More than half (55%) of employers that responded to Employee Benefits/Capita Pensions Research 2013 and have auto-enrolled their workforce recommend that smaller employers start planning for the process as early as possible.
A further 20% of respondents to the research, which was published in August, advise organisations to ensure that they and their payroll providers are clear about their respective duties, and 7% of the employers surveyed recommend setting up a governance committee.
But what other considerations are there for small and medium-sized enterprises (SMEs) that are yet to auto-enrol their staff?
Set realistic budgets
SMEs should be mindful of large employers’ opt-out rates when approaching their auto-enrolment projects, because this can help them determine a realistic budget for meeting their pension reform duties.
The Department for Work and Pensions has revealed that the average opt-out rate among early auto-enrolment stagers was 9%, according to its Automatic-enrolment opt-out rates: findings from research with large employers report, published in August.
This compares with employers such as McDonald’s Restaurants, which has seen just 2.4% of its hourly-paid employees and 2.7% of its salaried staff opt out of its pension scheme, as of May 2013.
Matthew Gregson, managing consultant at Thomsons Online Benefits, says: “Smaller employers should make sure they have realistic budgeting and have access to good-quality information on what opt-out rates are likely to be.
“The last thing they want is to make a projection of what the costs will be, only to find out it is two or three times that because opt-out rates have been so low.”
Manage expectations of workload
A number of employers are using auto-enrolment as an opportunity to introduce new employee benefits, or to realign their existing benefits package.
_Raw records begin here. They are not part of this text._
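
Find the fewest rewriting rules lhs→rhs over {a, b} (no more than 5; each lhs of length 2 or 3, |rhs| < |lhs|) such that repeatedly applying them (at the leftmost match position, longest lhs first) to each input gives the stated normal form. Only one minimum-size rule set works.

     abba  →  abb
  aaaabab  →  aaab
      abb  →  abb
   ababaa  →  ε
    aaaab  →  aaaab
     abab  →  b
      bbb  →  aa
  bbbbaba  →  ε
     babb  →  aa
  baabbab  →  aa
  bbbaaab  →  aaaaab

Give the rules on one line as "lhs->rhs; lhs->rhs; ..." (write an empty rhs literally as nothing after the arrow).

  | abba => abb
  | aaaabab => aaab
  | abb
  | ababaa => baa => ε

aba->; ba->b; baa->; bbb->aa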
But Mike Carpenter, a director of financial planning firm Carpenter Rees, advises SMEs to manage their expectations about the workloads their employees and providers will take on.
He warns that introducing new benefits, or even a simple repositioning exercise, could be too burdensome for some SMEs.
“We would not suggest that an employer should change or upgrade its payroll provider during the process, unless there is a major issue with the provider,” he says. “It would put so much pressure on its payroll department that they would leave. It’s too much work to do.”
Beware capacity crunch
Pension providers and their resources are under increasing pressure to meet employers’ auto-enrolment needs and demands as an increasing number of organisations reach their staging date. This scenario, which has been dubbed the capacity crunch, threatens to reduce providers’ flexibility, according to Dale Critchley, pensions technical manager at Friends Life.
“For example, when an employer came to us with a fortnight to go before its staging date and said it needed to stage with us, we were able to put things in place very quickly and get people organised to change the pension scheme and put the technology in place,” he says. “But when we are dealing with hundreds of employers, that capability may not be there.”
To avoid this situation, Critchley advises SMEs to engage with their employee benefits teams as early in the auto-enrolment process as possible, and to assemble a suitable team to manage the project.
Allow sufficient time
SMEs should not underestimate the time auto-enrolment projects take to create, implement and execute.
Clare Abrahams, head of auto-enrolment at Lorica Consulting, says: “That’s the biggest issue we are facing with any size of employer: some don’t understand that there’s a lot of work involved, and that potentially means there’s going to be a lot of cost involved. Employers will have to take advice: legal, potentially, and consulting advice on auto-enrolment.”
Employers also need to consider the time involved in creating an audit trail of their project’s decisions.
Ian Chadwick, a senior consultant at Johnson Fleming, says: “If an employer decides that a group of employees don’t need to be assessed, or is making any decision about this, it should keep a log to show that it has made a decision, and how it has reached it.
“If there is a point of agreement in the future, particularly with The Pensions Regulator [TPR], the decision log will show that.”
Fleming believes a decision log can help to strengthen employers’ standing with TPR.
SMEs can consider using a postponement notice before embarking on the auto-enrolment process. This allows employers to postpone auto-enrolment for a period of their choice of up to three months.
Gregson says: “The big thing [for employers] to learn is to properly use postponement to defer some of their work for a few months from their original staging date, and to smooth out the communication and initial administration of auto-enrolment.”
Postponement gives SMEs valuable breathing space to manage their auto-enrolment projects, but the option may not suit everyone, so organisations should make their own judgement about whether to use it.
Case study: LEBC stages early in order to learn
Independent financial adviser and employee benefits consultant LEBC auto-enrolled its workforce a year before its official staging date to ensure it fully understood the practicalities of the project, in preparation for helping its own clients through the journey.
LEBC auto-enrolled 40 employees in its pension scheme on 1 July and so far just one has opted out. It introduced the People’s Pension from B&CE for auto-enrolment purposes, which it offers alongside its existing group personal pension plan (GPP).
Glynn Jones, divisional director at LEBC, says: “We have gained experience from understanding staging for ourselves and that it is critical to have the various disciplines working together: payroll, pensions, finance and HR. We have staged a few employer clients now, and this experience has assisted us.”
LEBC communicated its auto-enrolment scheme via email. Messages focused on how auto-enrolment works, the identity of its pension scheme provider and what membership of the scheme means for employees, as well as on the fact that staff that remained in the scheme would see pension contributions deducted from their salary.
The organisation and its employees are each required to contribute 3% of an employee’s pay, which will increase to 5% for each over time.
Jones says the process was probably easier for LEBC because of its specialist industry knowledge. “But once we made the decision to stage early, it took four months of quite intense activity,” he adds.
“We know our stuff, and it still took us that sort of time and activity.”